Here I use the example of kreversi
, a KDE game.
user@sailfishpone:~ $ waypipe ssh myuser@linuxbox env QT_QPA_PLATFORM=wayland-egl QT_SCALE_FACTOR=3 dbus-launch kreversi
which should display a new app window on the phone where you can play a game of Reversi.
As you can see there are some caveats:
- as you can see, I put
QT_SCALE_FACTOR
into the environment to have the UI appear large enough. You might have to play around with this to get proper display. Obviously this will work only for Qt applications. - the remote machine must be able to set up “proper XDG environment” for the user, i.e. must be running at least
systemd-logind
or PAM modules which set up a working XDG_RUNTIME_DIR and other stuff. (E.g. I was not able to launch any apps on a box which has no systemd stuff and also otherwise minimal/headless config.) - minimizing the window on the SFOS side sometimes makes the app not show anything again (although it is still running).
- performance: I found that enabling the built-in compression can make the performance much better than running it plain. Luckily there is a benchmark function that will determine the best value to use for you. Run
waypipe bench XX
where XX is the bandwidth on MB/sec the connection between the two devices. Depending your SFOS device and version, it will tell you to use something likewaypipe -c lz4=6
orwaypipe -c zstd=2
.
Potential other uses
In theory it should also be possible to do the reverse, i.e. have an SFOS app (or at least all of Lipstick) displayed on a remote computer running a wayland composer, but I have not found the right incantation to do that.

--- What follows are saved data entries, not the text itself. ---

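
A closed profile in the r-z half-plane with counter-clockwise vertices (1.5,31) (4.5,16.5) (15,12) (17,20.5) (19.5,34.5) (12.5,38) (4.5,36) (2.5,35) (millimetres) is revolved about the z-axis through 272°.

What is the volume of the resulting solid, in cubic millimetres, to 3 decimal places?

Profile (r,z), 8 vertices: (1.5,31) (4.5,16.5) (15,12) (17,20.5) (19.5,34.5) (12.5,38) (4.5,36) (2.5,35)
edge 0: (1.5,31)→(4.5,16.5)  cross = 1.5·16.5 − 4.5·31 = -114.7500; (r_i+r_j)·cross = 6·-114.7500 = -688.5000
edge 1: (4.5,16.5)→(15,12)  cross = 4.5·12 − 15·16.5 = -193.5000; (r_i+r_j)·cross = 19.5·-193.5000 = -3773.2500
edge 2: (15,12)→(17,20.5)  cross = 15·20.5 − 17·12 = 103.5000; (r_i+r_j)·cross = 32·103.5000 = 3312.0000
edge 3: (17,20.5)→(19.5,34.5)  cross = 17·34.5 − 19.5·20.5 = 186.7500; (r_i+r_j)·cross = 36.5·186.7500 = 6816.3750
edge 4: (19.5,34.5)→(12.5,38)  cross = 19.5·38 − 12.5·34.5 = 309.7500; (r_i+r_j)·cross = 32·309.7500 = 9912.0000
edge 5: (12.5,38)→(4.5,36)  cross = 12.5·36 − 4.5·38 = 279.0000; (r_i+r_j)·cross = 17·279.0000 = 4743.0000
edge 6: (4.5,36)→(2.5,35)  cross = 4.5·35 − 2.5·36 = 67.5000; (r_i+r_j)·cross = 7·67.5000 = 472.5000
edge 7: (2.5,35)→(1.5,31)  cross = 2.5·31 − 1.5·35 = 25.0000; (r_i+r_j)·cross = 4·25.0000 = 100.0000
Σcross = 663.2500 → A = |Σcross|/2 = 331.6250 mm²
Σ(r_i+r_j)·cross = 20894.1250 → first moment M = |Σ|/6 = 3482.3542
R_c = M/A = 3482.3542/331.6250 = 10.5009 mm
θ = 272° = 4.747296 rad
V = θ·R_c·A = 4.747296·10.5009·331.6250 = 16531.764 mm³

Volume = 16531.764 mm³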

Maybe someone here can figure it out.
Another thing which came to mind is using this is for example install some kind of Linux-VM on the device (i.e. an lxc-container), and proxying wayland clients from that system locally to the Lipstick display.
Hacking
The original software repo is here: M. Stoeckl / Waypipe · GitLab
Packaging for SFOS is available at the Chum organisation: GitHub - sailfishos-chum/waypipe: Packaging for waypipe
And the package in chum-testing is here: Show sailfishos:chum:testing / waypipe - SailfishOS Open Build Service
One limitation of the current package is that both DMABUF and VAAPI functionality of waypipe is disabled, as we lack (afaik) the necessary dependencies, libvaapi and libgbm.